Repensar a Europa nas palavras do Papa Francisco

No passado fim-de-semana, tive o privilégio de, no Vaticano, participar no Seminário “Repensar a Europa”, organizado pela Comissão das Conferências Episcopais da União Europeia, em colaboração com a Santa Sé.
Uma livre troca de ideias, anseios, preocupações, com respeito pela diferença de opiniões entre representantes de toda a Europa, tendo sempre presente o princípio inalienável da dignidade e centralidade da pessoa e da prossecução do bem-comum.
Este evento terminou com uma notável intervenção do Papa Francisco, infelizmente ignorada pelos nossos meios de comunicação social. Nada que me espante diante da primazia espumosa do efémero, do descartável, do fugaz, do circunstancial, do trivial, da notícia-espectáculo, do burlesco e do adjectivo.
Por isso, hoje neste espaço, faço de jornalista, ousando seleccionar e transcrever, sem mais, alguns excertos do seu discurso. Assim (sublinhados meus):
“Falar do contributo cristão para o futuro da Europa leva a interrogarmo-nos, antes de tudo, sobre as nossas responsabilidades como cristãos hoje […]. Qual é a nossa responsabilidade num tempo em que o rosto da Europa é cada vez mais marcado por uma pluralidade de culturas e de religiões, enquanto que, para muitos, o cristianismo é visto como algo do passado, longínquo e estranho?”

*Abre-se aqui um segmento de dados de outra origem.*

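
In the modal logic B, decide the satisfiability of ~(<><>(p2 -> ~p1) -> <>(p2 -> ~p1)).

1. ~(<><>(p2 -> ~p1) -> <>(p2 -> ~p1)), w0
2. <><>(p2 -> ~p1), w0
3. ~<>(p2 -> ~p1), w0
4. ~(p2 -> ~p1), w0
5. p2, w0
6. p1, w0
7. <>(p2 -> ~p1), w1
8. ~(p2 -> ~p1), w1
9. p2, w1
10. p1, w1
11. p2 -> ~p1, w2
12. ~p1, w2
Accessibility: w0Rw0, w0Rw1, w1Rw0, w1Rw1, w1Rw2, w2Rw1, w2Rw2

Satisfiable (open branch found)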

“O primeiro e talvez maior contributo que os cristãos podem trazer à Europa de hoje é recordar que esta não é um conjunto de números ou instituições, mas que é feita de pessoas concretas. Infelizmente, constatamos frequentemente que o debate se limita a uma discussão de números. Não há cidadãos, há votos. Não há migrantes, há quotas. Não há trabalhadores, há indicadores económicos. Não há pobres, há limiares de pobreza. A pessoa humana é, deste modo, reduzida a um princípio abstracto, mais cómodo e tranquilizador”.
“Reconhecer que o outro é, acima de tudo, uma pessoa, significa valorizar o que me une a ele. […]. Por isso, um contributo que os cristãos podem trazer para o futuro da Europa é a redescoberta do sentimento de pertença a uma verdadeira comunidade”.
“A família, enquanto primeira comunidade, permanece como o mais decisivo lugar para tal redescoberta. Nela, a diversidade é exaltada, ao mesmo tempo que se constrói a unidade. A família é a união harmónica das diferenças entre o homem e a mulher, e é tão mais verdadeira e profunda, quanto mais for geradora e capaz de se abrir à vida e aos outros”.
“A pessoa e a comunidade são, pois, os pilares da Europa que, como cristãos, queremos e podemos ajudar a construir. Os tijolos de tal edifício chamam-se: diálogo, inclusão, solidariedade, desenvolvimento e paz”.
“[…] Vive-se um tempo de uma dramática infertilidade. Não só porque na Europa há menos filhos – o nosso Inverno demográfico -, e são muitos aqueles que são privados do direito a nascer, mas também porque nos temos mostrado incapazes de dar aos jovens os meios materiais e culturais necessários para enfrentar o futuro. A Europa vive uma espécie de défice de memória”.
“A Europa que se reencontra enquanto comunidade será seguramente uma fonte de desenvolvimento para si e para todo o mundo. […] Como foi bem sublinhado por um eminente especialista ´nós não aceitamos separar o económico do humano’ […]”.
“[…] Uma globalização sem alma, uma globalização esférica, mais atenta ao lucro do que às pessoas e que tem gerado bolsas de pobreza, desemprego, exploração e mal-estar social”.
“Ser construtor de paz exige amor pela verdade, sem a qual não podem subsistir autênticas relações humanas e busca de justiça sem a qual o abuso e a opressão serão a norma dominante de qualquer comunidade”.